Chambliss Is First Senator to Explain Bailout Vote in TV Ad

Posted October 7, 2008 at 1:19pm

Facing a tougher than expected challenge from a Democratic upstart, former state Rep. Jim Martin, Sen. Saxby Chambliss (R-Ga.) Tuesday began airing a new television ad aimed at explaining his support for a $700 billion economic stabilization package that was opposed by the state’s House delegation and much of the public.

Chambliss appears to be the first Senator to put out an ad explaining his vote on the bill, joining a small number of House Members — including Georgia Democratic Rep. Jim Marshall — who have felt compelled to release ads on the issue.

In the 30-second ad — which began running in Atlanta on Tuesday and will run statewide starting Wednesday — Chambliss argues that, “Businesses are failing, Georgians are losing their jobs, their homes, their retirements and their life savings. Congress had to act. I’m as mad as you are about what happened, but doing nothing would have been a disaster. The rescue bill is a strong bipartisan effort to fix the economy and to protect your financial future.”

He then wraps up the ad with a new twist on the standard “I approved this message” language, saying, “I’m Saxby Chambliss, and I approve this message because I know in my heart this legislation is good for all Georgia families.”

Chambliss spokeswoman Michelle Grasso said the first-term Republican felt it was important to explain to voters why he voted for the bill. The economic crisis is an issue “where the people of Georgia deserve to hear directly from their Senator,” Grasso said, adding that “as more people feel the credit crunch, more people are starting to understand” why Chambliss felt compelled to vote for the measure.

Following the Senate’s vote on the bill last week, Martin’s campaign released a statement slamming Chambliss’ vote for the bill, calling it “classic Saxby Economics — $700 billion for Wall Street, while Georgia families get stuck with the bill. That’s just wrong.”
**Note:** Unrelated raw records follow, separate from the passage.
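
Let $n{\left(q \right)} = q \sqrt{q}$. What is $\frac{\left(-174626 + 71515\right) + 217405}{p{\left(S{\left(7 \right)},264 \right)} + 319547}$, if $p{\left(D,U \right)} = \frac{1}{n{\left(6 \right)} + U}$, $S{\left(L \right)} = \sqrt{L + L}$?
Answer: $\frac{2537569768928256}{7094622785042137} + \frac{685764 \sqrt{6}}{7094622785042137} \approx 0.35768$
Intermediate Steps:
$S{\left(L \right)} = \sqrt{2} \sqrt{L}$ ($S{\left(L \right)} = \sqrt{2 L} = \sqrt{2} \sqrt{L}$)
$n{\left(q \right)} = q^{\frac{3}{2}}$
$p{\left(D,U \right)} = \frac{1}{U + 6 \sqrt{6}}$ ($p{\left(D,U \right)} = \frac{1}{6^{\frac{3}{2}} + U} = \frac{1}{6 \sqrt{6} + U} = \frac{1}{U + 6 \sqrt{6}}$)
$\frac{\left(-174626 + 71515\right) + 217405}{p{\left(S{\left(7 \right)},264 \right)} + 319547} = \frac{\left(-174626 + 71515\right) + 217405}{\frac{1}{264 + 6 \sqrt{6}} + 319547} = \frac{-103111 + 217405}{319547 + \frac{1}{264 + 6 \sqrt{6}}} = \frac{114294}{319547 + \frac{1}{264 + 6 \sqrt{6}}}$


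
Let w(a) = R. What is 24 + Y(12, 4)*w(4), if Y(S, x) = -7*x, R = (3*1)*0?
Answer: 24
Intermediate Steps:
R = 0 (R = 3*0 = 0)
w(a) = 0
24 + Y(12, 4)*w(4) = 24 - 7*4*0 = 24 - 28*0 = 24 + 0 = 24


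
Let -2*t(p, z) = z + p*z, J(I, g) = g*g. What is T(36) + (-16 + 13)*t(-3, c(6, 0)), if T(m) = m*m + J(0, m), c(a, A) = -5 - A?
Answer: 2607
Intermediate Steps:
J(I, g) = g²
T(m) = 2*m² (T(m) = m*m + m² = m² + m² = 2*m²)
t(p, z) = -z/2 - p*z/2 (t(p, z) = -(z + p*z)/2 = -z/2 - p*z/2)
T(36) + (-16 + 13)*t(-3, c(6, 0)) = 2*36² + (-16 + 13)*(-(-5 - 1*0)*(1 - 3)/2) = 2*1296 - (-3)*(-5 + 0)*(-2)/2 = 2592 - (-3)*(-5)*(-2)/2 = 2592 - 3*(-5) = 2592 + 15 = 2607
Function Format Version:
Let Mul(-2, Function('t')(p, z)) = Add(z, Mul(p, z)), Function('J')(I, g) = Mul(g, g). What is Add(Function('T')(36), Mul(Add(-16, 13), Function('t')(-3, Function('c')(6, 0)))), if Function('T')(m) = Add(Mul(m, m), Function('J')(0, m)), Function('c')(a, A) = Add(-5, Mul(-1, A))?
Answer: 2607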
Despite the state’s heavy Republican leanings in recent years, Democrats have become increasingly excited about Martin’s prospects. With Sen. Barack Obama’s (D-Ill.) presidential campaign continuing to press on in Georgia and Martin’s polling numbers improving, Democratic officials appear to hold out hope that despite still being the underdog — and the electoral clock quickly counting down to Election Day — he may be able to pull off an upset.